The resulting boom has seen C programmers and other developers alike are looking for the best open-source AR software development kits to build amazing AR-powered games and apps. On the other hand, tech companies are collaborating with developers to introduce Augmented reality into their platforms. For example, Facebook recently opened its doors to external developers, allowing them to build AR masks via Facebook’s in-app camera.

This trend has seen positive results and you should expect to see more of these corporations become more mainstream.

Advertising with AR Filter Apps

One of the best ways to facilitate organic social branding is to fuse digital content with an Augmented reality filter app. Augmented reality is also an excellent try-before-you-buy platform and can also be used to make a product go viral.

In 2019 YouTube partnered with Google to launch the AR Beauty Try-On tool. The tool captures the user’s face using front-facing cameras and allows them to virtually try on cosmetics. And with the help of ML, this innovative tool is capable of working on a full range of skin tones.

In the future, you should start seeing more businesses embracing virtual product placement and advertisement.

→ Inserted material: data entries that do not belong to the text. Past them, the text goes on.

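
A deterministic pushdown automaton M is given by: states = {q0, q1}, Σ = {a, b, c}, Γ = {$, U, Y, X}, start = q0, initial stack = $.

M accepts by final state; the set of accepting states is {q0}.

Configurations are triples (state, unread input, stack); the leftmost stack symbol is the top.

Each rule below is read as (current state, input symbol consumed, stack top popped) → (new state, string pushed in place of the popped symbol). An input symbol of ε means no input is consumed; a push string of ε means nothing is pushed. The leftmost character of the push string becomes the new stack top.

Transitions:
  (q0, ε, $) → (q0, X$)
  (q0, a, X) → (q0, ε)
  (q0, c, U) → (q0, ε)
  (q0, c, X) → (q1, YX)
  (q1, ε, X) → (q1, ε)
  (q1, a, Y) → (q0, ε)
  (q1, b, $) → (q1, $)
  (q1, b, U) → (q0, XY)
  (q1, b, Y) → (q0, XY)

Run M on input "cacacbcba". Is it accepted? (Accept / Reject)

(q0, cacacbcba, $)
  ε-move, top $: go to q0, push X$ → (q0, cacacbcba, X$)
  read c, top X: go to q1, push YX → (q1, acacbcba, YX$)
  read a, top Y: go to q0, push ε → (q0, cacbcba, X$)
  read c, top X: go to q1, push YX → (q1, acbcba, YX$)
  read a, top Y: go to q0, push ε → (q0, cbcba, X$)
  read c, top X: go to q1, push YX → (q1, bcba, YX$)
  read b, top Y: go to q0, push XY → (q0, cba, XYX$)
  read c, top X: go to q1, push YX → (q1, ba, YXYX$)
  read b, top Y: go to q0, push XY → (q0, a, XYXYX$)
  read a, top X: go to q0, push ε → (q0, ε, YXYX$)
All input consumed; state q0 ∈ F.

Accept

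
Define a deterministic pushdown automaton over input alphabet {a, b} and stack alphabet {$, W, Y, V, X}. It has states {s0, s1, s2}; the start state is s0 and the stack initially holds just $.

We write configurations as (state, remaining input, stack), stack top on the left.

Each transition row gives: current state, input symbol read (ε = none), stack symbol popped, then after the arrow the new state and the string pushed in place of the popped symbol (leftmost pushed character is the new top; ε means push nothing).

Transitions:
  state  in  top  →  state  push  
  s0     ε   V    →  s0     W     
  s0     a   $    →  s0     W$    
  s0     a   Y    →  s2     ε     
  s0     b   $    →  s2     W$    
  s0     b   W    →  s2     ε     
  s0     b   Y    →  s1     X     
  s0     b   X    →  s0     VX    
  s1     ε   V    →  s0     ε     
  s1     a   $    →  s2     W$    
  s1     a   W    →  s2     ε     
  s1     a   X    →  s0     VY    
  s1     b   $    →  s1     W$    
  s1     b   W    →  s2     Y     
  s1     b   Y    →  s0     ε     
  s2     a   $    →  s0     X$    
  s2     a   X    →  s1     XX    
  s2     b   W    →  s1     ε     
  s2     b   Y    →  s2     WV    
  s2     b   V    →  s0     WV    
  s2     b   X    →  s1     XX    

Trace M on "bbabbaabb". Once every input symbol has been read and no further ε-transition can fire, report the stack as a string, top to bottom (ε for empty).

X$

(s0, bbabbaabb, $) ⊢ (s2, babbaabb, W$) ⊢ (s1, abbaabb, $) ⊢ (s2, bbaabb, W$) ⊢ (s1, baabb, $) ⊢ (s1, aabb, W$) ⊢ (s2, abb, $) ⊢ (s0, bb, X$) ⊢ (s0, b, VX$) ⊢ (s0, b, WX$) ⊢ (s2, ε, X$)
All input consumed in state s2 with stack X$.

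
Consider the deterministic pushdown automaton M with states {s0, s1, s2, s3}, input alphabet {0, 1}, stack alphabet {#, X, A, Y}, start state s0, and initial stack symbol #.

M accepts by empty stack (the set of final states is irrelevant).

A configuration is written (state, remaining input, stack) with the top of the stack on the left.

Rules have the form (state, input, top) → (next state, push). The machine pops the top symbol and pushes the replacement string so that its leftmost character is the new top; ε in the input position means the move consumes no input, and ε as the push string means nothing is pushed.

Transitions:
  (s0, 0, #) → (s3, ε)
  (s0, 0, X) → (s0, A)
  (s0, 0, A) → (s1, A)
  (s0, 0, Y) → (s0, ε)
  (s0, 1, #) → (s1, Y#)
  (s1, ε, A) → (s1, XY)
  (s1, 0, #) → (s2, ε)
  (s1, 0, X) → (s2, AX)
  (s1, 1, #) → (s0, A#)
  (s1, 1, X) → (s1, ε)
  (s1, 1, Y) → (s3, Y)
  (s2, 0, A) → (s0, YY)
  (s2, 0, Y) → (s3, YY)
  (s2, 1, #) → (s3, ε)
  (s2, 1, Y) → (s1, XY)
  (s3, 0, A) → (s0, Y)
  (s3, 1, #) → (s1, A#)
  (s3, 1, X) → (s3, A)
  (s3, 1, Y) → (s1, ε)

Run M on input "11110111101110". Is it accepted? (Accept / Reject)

Accept

(s0, 11110111101110, #)
  read 1, top #: go to s1, push Y# → (s1, 1110111101110, Y#)
  read 1, top Y: go to s3, push Y → (s3, 110111101110, Y#)
  read 1, top Y: go to s1, push ε → (s1, 10111101110, #)
  read 1, top #: go to s0, push A# → (s0, 0111101110, A#)
  read 0, top A: go to s1, push A → (s1, 111101110, A#)
  ε-move, top A: go to s1, push XY → (s1, 111101110, XY#)
  read 1, top X: go to s1, push ε → (s1, 11101110, Y#)
  read 1, top Y: go to s3, push Y → (s3, 1101110, Y#)
  read 1, top Y: go to s1, push ε → (s1, 101110, #)
  read 1, top #: go to s0, push A# → (s0, 01110, A#)
  read 0, top A: go to s1, push A → (s1, 1110, A#)
  ε-move, top A: go to s1, push XY → (s1, 1110, XY#)
  read 1, top X: go to s1, push ε → (s1, 110, Y#)
  read 1, top Y: go to s3, push Y → (s3, 10, Y#)
  read 1, top Y: go to s1, push ε → (s1, 0, #)
  read 0, top #: go to s2, push ε → (s2, ε, ε)
All input consumed and the stack is empty.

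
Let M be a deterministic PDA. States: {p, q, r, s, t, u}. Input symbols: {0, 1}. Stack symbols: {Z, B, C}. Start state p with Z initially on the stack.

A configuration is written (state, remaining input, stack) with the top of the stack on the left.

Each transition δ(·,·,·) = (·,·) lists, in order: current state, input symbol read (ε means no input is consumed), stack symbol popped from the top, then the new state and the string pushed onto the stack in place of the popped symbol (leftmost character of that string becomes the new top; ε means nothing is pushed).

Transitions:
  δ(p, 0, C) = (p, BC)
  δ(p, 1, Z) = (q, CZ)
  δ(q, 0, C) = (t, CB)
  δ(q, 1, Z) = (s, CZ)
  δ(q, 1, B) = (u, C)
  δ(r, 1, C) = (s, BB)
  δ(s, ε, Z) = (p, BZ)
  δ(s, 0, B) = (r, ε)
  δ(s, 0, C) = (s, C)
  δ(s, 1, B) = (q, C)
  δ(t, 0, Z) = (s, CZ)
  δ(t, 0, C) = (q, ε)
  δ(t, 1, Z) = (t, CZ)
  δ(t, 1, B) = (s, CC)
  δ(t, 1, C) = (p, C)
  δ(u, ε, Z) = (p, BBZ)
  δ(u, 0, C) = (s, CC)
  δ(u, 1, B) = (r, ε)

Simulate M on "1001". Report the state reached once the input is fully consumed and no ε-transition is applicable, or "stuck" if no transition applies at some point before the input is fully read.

u

(p, 1001, Z) ⊢ (q, 001, CZ) ⊢ (t, 01, CBZ) ⊢ (q, 1, BZ) ⊢ (u, ε, CZ)
All input consumed; M is in state u.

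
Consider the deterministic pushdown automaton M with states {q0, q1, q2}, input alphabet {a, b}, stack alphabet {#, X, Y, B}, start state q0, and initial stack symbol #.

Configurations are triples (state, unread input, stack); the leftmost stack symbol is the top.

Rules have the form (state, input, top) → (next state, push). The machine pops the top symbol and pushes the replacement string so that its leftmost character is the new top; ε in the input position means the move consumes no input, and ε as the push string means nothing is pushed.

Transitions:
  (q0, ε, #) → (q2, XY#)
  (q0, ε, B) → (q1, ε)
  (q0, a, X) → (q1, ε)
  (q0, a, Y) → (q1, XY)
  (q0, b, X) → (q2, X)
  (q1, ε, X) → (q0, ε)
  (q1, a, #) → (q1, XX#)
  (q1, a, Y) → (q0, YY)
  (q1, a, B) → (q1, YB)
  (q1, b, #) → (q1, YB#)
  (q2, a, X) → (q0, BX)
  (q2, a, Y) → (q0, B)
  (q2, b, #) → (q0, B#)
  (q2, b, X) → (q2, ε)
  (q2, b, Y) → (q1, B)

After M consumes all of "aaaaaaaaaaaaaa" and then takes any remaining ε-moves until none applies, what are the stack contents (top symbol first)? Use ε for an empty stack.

Y#

(q0, aaaaaaaaaaaaaa, #)
  ε-move, top #: go to q2, push XY# → (q2, aaaaaaaaaaaaaa, XY#)
  read a, top X: go to q0, push BX → (q0, aaaaaaaaaaaaa, BXY#)
  ε-move, top B: go to q1, push ε → (q1, aaaaaaaaaaaaa, XY#)
  ε-move, top X: go to q0, push ε → (q0, aaaaaaaaaaaaa, Y#)
  read a, top Y: go to q1, push XY → (q1, aaaaaaaaaaaa, XY#)
  ε-move, top X: go to q0, push ε → (q0, aaaaaaaaaaaa, Y#)
  read a, top Y: go to q1, push XY → (q1, aaaaaaaaaaa, XY#)
  ε-move, top X: go to q0, push ε → (q0, aaaaaaaaaaa, Y#)
  read a, top Y: go to q1, push XY → (q1, aaaaaaaaaa, XY#)
  ε-move, top X: go to q0, push ε → (q0, aaaaaaaaaa, Y#)
  read a, top Y: go to q1, push XY → (q1, aaaaaaaaa, XY#)
  ε-move, top X: go to q0, push ε → (q0, aaaaaaaaa, Y#)
  read a, top Y: go to q1, push XY → (q1, aaaaaaaa, XY#)
  ε-move, top X: go to q0, push ε → (q0, aaaaaaaa, Y#)
  read a, top Y: go to q1, push XY → (q1, aaaaaaa, XY#)
  ε-move, top X: go to q0, push ε → (q0, aaaaaaa, Y#)
  read a, top Y: go to q1, push XY → (q1, aaaaaa, XY#)
  ε-move, top X: go to q0, push ε → (q0, aaaaaa, Y#)
  read a, top Y: go to q1, push XY → (q1, aaaaa, XY#)
  ε-move, top X: go to q0, push ε → (q0, aaaaa, Y#)
  read a, top Y: go to q1, push XY → (q1, aaaa, XY#)
  ε-move, top X: go to q0, push ε → (q0, aaaa, Y#)
  read a, top Y: go to q1, push XY → (q1, aaa, XY#)
  ε-move, top X: go to q0, push ε → (q0, aaa, Y#)
  read a, top Y: go to q1, push XY → (q1, aa, XY#)
  ε-move, top X: go to q0, push ε → (q0, aa, Y#)
  read a, top Y: go to q1, push XY → (q1, a, XY#)
  ε-move, top X: go to q0, push ε → (q0, a, Y#)
  read a, top Y: go to q1, push XY → (q1, ε, XY#)
  ε-move, top X: go to q0, push ε → (q0, ε, Y#)
All input consumed in state q0 with stack Y#.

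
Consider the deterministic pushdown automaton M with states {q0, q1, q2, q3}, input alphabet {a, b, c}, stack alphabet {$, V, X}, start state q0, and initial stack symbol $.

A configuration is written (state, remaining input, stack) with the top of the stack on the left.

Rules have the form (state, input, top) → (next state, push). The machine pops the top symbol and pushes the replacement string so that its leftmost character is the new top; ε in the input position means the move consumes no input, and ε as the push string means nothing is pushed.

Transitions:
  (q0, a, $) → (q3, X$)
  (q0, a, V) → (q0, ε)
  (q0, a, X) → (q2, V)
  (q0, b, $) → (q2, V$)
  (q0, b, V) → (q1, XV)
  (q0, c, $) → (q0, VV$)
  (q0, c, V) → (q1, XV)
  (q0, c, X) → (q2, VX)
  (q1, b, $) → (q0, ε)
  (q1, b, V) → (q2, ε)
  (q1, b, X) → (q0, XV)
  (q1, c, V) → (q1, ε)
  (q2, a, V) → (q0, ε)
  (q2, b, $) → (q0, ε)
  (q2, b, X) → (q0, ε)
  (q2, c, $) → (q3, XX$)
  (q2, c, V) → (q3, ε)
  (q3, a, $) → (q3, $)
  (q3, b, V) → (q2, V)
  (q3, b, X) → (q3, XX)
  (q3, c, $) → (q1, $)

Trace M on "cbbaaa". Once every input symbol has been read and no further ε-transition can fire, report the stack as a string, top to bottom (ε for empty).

(q0, cbbaaa, $)
  read c, top $: go to q0, push VV$ → (q0, bbaaa, VV$)
  read b, top V: go to q1, push XV → (q1, baaa, XVV$)
  read b, top X: go to q0, push XV → (q0, aaa, XVVV$)
  read a, top X: go to q2, push V → (q2, aa, VVVV$)
  read a, top V: go to q0, push ε → (q0, a, VVV$)
  read a, top V: go to q0, push ε → (q0, ε, VV$)
All input consumed in state q0 with stack VV$.

VV$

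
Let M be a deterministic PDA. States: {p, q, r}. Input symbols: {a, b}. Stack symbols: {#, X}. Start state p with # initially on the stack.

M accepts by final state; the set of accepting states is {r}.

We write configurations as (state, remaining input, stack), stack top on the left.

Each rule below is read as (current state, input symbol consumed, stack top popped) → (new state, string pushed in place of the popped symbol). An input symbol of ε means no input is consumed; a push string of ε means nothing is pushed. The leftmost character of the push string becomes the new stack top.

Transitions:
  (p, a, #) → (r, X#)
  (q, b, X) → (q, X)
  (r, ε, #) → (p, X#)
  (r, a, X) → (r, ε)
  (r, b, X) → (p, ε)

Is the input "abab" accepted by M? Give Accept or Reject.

Reject

(p, abab, #)
  read a, top #: go to r, push X# → (r, bab, X#)
  read b, top X: go to p, push ε → (p, ab, #)
  read a, top #: go to r, push X# → (r, b, X#)
  read b, top X: go to p, push ε → (p, ε, #)
All input consumed; state p ∉ F and no further ε-move applies.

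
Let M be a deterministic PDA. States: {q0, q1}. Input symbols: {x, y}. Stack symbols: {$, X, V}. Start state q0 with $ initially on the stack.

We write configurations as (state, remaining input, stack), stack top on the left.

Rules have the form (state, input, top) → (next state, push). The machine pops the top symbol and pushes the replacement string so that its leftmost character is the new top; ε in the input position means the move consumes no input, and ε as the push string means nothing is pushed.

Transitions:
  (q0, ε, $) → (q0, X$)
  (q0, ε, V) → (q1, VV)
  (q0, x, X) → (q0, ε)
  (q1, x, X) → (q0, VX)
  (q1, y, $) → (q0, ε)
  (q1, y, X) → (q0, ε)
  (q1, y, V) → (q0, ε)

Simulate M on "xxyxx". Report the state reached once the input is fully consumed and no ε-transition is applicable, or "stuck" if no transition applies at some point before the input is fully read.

(q0, xxyxx, $)
  ε-move, top $: go to q0, push X$ → (q0, xxyxx, X$)
  read x, top X: go to q0, push ε → (q0, xyxx, $)
  ε-move, top $: go to q0, push X$ → (q0, xyxx, X$)
  read x, top X: go to q0, push ε → (q0, yxx, $)
  ε-move, top $: go to q0, push X$ → (q0, yxx, X$)
No transition for (q0, y, top X); M blocks with input yxx remaining.

stuck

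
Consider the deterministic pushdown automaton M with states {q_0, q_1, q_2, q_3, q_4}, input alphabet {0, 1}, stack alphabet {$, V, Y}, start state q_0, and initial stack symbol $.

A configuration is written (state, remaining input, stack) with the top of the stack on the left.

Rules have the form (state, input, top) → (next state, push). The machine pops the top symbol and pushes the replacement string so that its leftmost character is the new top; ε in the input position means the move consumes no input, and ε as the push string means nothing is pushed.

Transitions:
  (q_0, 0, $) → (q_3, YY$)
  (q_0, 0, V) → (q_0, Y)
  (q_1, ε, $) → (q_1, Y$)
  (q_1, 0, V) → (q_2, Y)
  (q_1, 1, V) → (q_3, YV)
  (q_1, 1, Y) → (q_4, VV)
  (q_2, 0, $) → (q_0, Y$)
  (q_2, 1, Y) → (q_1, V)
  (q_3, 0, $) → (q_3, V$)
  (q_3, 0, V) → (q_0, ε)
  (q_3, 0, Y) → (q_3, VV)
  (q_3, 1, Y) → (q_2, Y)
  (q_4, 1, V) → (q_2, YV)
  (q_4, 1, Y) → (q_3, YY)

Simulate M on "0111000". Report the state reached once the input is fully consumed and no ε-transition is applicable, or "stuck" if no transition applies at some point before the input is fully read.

q_0

(q_0, 0111000, $)
  read 0, top $: go to q_3, push YY$ → (q_3, 111000, YY$)
  read 1, top Y: go to q_2, push Y → (q_2, 11000, YY$)
  read 1, top Y: go to q_1, push V → (q_1, 1000, VY$)
  read 1, top V: go to q_3, push YV → (q_3, 000, YVY$)
  read 0, top Y: go to q_3, push VV → (q_3, 00, VVVY$)
  read 0, top V: go to q_0, push ε → (q_0, 0, VVY$)
  read 0, top V: go to q_0, push Y → (q_0, ε, YVY$)
All input consumed; M is in state q_0.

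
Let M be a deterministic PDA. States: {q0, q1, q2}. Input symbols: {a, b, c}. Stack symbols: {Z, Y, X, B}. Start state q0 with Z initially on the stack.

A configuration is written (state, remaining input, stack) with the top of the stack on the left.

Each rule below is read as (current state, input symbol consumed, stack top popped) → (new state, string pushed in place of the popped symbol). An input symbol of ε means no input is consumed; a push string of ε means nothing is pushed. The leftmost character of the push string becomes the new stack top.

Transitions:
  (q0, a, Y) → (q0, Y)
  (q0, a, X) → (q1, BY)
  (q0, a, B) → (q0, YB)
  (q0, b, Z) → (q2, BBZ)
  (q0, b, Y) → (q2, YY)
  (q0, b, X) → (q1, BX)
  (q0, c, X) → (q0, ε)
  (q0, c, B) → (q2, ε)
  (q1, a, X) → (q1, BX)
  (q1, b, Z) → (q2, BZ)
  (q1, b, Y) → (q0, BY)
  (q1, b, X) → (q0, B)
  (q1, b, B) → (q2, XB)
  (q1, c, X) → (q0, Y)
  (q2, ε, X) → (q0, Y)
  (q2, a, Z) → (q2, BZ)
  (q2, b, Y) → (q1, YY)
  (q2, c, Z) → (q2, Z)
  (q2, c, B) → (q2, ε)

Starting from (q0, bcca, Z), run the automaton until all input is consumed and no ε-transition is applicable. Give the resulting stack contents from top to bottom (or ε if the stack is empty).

(q0, bcca, Z) ⊢ (q2, cca, BBZ) ⊢ (q2, ca, BZ) ⊢ (q2, a, Z) ⊢ (q2, ε, BZ)
All input consumed in state q2 with stack BZ.

BZ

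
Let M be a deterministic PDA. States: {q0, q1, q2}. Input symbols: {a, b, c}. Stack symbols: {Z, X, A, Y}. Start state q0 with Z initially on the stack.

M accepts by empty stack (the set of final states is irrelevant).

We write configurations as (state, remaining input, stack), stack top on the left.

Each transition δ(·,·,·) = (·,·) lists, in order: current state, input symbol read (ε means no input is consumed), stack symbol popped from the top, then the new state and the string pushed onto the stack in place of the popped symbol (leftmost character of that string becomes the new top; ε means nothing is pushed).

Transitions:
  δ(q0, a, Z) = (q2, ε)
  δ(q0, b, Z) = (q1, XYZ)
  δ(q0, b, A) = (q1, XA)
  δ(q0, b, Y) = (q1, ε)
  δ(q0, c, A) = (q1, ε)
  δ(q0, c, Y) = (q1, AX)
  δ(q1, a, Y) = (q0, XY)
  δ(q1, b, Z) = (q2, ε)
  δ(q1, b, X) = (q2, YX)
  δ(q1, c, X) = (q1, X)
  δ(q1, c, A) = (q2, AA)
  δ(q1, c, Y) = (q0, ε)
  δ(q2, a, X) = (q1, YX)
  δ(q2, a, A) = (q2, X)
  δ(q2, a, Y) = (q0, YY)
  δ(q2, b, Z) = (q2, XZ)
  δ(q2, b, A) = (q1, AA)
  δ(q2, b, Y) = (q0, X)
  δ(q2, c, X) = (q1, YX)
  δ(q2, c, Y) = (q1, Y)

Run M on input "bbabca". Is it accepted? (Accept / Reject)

Reject

(q0, bbabca, Z)
  read b, top Z: go to q1, push XYZ → (q1, babca, XYZ)
  read b, top X: go to q2, push YX → (q2, abca, YXYZ)
  read a, top Y: go to q0, push YY → (q0, bca, YYXYZ)
  read b, top Y: go to q1, push ε → (q1, ca, YXYZ)
  read c, top Y: go to q0, push ε → (q0, a, XYZ)
No transition applies at (q0, a, XYZ); input not fully consumed.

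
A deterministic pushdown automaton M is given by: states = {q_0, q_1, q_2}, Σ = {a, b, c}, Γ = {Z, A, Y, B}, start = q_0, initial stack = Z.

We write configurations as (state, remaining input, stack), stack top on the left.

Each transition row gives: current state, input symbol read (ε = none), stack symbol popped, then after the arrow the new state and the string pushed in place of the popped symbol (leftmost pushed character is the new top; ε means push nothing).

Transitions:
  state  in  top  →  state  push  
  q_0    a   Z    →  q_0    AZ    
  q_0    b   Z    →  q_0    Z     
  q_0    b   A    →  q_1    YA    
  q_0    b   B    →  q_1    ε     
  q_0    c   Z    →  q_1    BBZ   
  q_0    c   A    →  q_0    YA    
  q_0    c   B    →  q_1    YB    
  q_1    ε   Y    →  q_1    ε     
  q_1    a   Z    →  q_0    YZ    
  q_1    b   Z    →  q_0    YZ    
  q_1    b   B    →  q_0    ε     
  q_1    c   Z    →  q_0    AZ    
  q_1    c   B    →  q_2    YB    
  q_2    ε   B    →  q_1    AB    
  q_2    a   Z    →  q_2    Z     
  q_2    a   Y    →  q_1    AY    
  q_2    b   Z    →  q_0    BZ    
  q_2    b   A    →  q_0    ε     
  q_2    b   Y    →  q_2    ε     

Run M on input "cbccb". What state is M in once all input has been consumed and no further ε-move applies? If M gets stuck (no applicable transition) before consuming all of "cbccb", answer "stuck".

q_1

(q_0, cbccb, Z) ⊢ (q_1, bccb, BBZ) ⊢ (q_0, ccb, BZ) ⊢ (q_1, cb, YBZ) ⊢ (q_1, cb, BZ) ⊢ (q_2, b, YBZ) ⊢ (q_2, ε, BZ) ⊢ (q_1, ε, ABZ)
All input consumed; M is in state q_1.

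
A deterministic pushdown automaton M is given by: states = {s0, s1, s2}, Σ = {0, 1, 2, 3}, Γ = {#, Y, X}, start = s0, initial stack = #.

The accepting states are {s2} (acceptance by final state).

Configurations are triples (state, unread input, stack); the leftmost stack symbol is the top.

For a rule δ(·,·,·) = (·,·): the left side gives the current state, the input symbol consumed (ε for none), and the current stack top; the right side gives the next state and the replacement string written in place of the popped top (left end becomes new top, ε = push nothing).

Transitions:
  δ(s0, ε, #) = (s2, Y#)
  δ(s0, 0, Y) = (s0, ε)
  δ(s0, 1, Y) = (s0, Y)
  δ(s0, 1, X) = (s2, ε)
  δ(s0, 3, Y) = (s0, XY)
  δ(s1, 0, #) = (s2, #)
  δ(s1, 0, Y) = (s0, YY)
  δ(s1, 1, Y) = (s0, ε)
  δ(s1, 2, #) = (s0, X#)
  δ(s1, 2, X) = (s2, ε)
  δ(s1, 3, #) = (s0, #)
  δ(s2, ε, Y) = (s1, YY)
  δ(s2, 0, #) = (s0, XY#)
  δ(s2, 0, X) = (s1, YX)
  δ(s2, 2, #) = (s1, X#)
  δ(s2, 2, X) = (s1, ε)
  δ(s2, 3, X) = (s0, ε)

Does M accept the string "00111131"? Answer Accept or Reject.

Accept

(s0, 00111131, #)
  ε-move, top #: go to s2, push Y# → (s2, 00111131, Y#)
  ε-move, top Y: go to s1, push YY → (s1, 00111131, YY#)
  read 0, top Y: go to s0, push YY → (s0, 0111131, YYY#)
  read 0, top Y: go to s0, push ε → (s0, 111131, YY#)
  read 1, top Y: go to s0, push Y → (s0, 11131, YY#)
  read 1, top Y: go to s0, push Y → (s0, 1131, YY#)
  read 1, top Y: go to s0, push Y → (s0, 131, YY#)
  read 1, top Y: go to s0, push Y → (s0, 31, YY#)
  read 3, top Y: go to s0, push XY → (s0, 1, XYY#)
  read 1, top X: go to s2, push ε → (s2, ε, YY#)
All input consumed; state s2 ∈ F.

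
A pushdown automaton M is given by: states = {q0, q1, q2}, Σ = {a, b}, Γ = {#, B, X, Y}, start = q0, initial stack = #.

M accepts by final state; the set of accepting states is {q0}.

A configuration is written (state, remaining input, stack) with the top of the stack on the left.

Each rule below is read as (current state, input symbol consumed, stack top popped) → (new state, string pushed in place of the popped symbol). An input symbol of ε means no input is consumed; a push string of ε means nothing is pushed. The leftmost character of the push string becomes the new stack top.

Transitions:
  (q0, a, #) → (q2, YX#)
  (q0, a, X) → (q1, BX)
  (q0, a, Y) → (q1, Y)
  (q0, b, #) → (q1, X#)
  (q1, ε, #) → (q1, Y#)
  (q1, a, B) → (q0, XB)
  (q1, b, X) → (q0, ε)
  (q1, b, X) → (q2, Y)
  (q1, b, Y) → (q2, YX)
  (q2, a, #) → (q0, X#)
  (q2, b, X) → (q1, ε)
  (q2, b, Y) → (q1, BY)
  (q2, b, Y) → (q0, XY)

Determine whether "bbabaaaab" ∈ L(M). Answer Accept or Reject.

No computation consumes all input and reaches a final state.

Reject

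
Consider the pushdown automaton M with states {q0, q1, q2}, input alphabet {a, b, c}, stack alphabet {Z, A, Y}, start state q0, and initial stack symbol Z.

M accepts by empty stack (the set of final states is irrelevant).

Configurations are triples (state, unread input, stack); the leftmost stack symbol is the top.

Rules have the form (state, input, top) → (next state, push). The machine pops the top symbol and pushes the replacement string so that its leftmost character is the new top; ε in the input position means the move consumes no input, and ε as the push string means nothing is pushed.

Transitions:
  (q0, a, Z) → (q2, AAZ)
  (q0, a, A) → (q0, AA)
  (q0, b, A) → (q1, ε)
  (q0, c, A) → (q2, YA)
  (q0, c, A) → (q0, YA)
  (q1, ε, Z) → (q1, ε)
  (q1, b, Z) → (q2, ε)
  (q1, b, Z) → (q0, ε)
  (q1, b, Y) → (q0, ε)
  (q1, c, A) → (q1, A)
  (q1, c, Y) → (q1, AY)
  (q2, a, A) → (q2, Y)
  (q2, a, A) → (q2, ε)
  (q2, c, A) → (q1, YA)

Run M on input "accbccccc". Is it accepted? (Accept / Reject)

No computation consumes all input and empties the stack.

Reject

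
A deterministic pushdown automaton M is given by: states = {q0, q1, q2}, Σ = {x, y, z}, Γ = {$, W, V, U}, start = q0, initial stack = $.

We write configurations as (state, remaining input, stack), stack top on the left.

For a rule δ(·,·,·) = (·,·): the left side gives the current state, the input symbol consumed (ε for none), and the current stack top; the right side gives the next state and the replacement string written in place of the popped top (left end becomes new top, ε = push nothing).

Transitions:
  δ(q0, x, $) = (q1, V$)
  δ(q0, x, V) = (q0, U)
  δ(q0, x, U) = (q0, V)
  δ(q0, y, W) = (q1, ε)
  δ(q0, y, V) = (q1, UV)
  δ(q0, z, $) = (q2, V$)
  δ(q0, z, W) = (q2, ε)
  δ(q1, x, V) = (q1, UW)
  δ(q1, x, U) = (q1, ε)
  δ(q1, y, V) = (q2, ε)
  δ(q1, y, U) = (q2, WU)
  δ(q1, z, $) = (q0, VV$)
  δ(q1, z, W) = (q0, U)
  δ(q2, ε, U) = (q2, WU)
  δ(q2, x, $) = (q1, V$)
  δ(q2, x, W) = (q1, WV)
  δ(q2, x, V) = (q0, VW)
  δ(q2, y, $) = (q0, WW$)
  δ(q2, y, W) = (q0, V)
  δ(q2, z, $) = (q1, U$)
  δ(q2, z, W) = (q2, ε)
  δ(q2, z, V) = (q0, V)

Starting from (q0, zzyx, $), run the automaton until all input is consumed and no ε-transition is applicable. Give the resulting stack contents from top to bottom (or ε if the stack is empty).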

How Can Unity OpenCV Coders Help in Developing Facial Recognition Apps

  • Plan and implement app functionality.
  • Working with 2 D and 3 D technologies to build gesture recognition apps.
  • Design, build and maintain motion tracking systems.
  • Developing stereopsis vision technology.
  • Establish an effective human-computer interface strategy.
  • Identify both process and application bottlenecks and implement solutions.

Final Thoughts

Although facial recognition technology has its own downsides, it is already changing the world by offering exciting opportunities. Tech commentators have estimated that this technology will grow at a formidable rate and rake huge revenues in the future. This growth will largely be driven by increased consumption of facial detection technology in the security and surveillance sectors. Financial and retail segments are also projected to become big FRT aggregators with the increased adoption of the technology curb debit/credit card fraud.

As a business, it’s time to start exploring the various ways FRT can help augment your processes and operations or risk getting overrun by competitors. While at it, it’s important to be extremely cautious because of reputational and legal threats of misuse.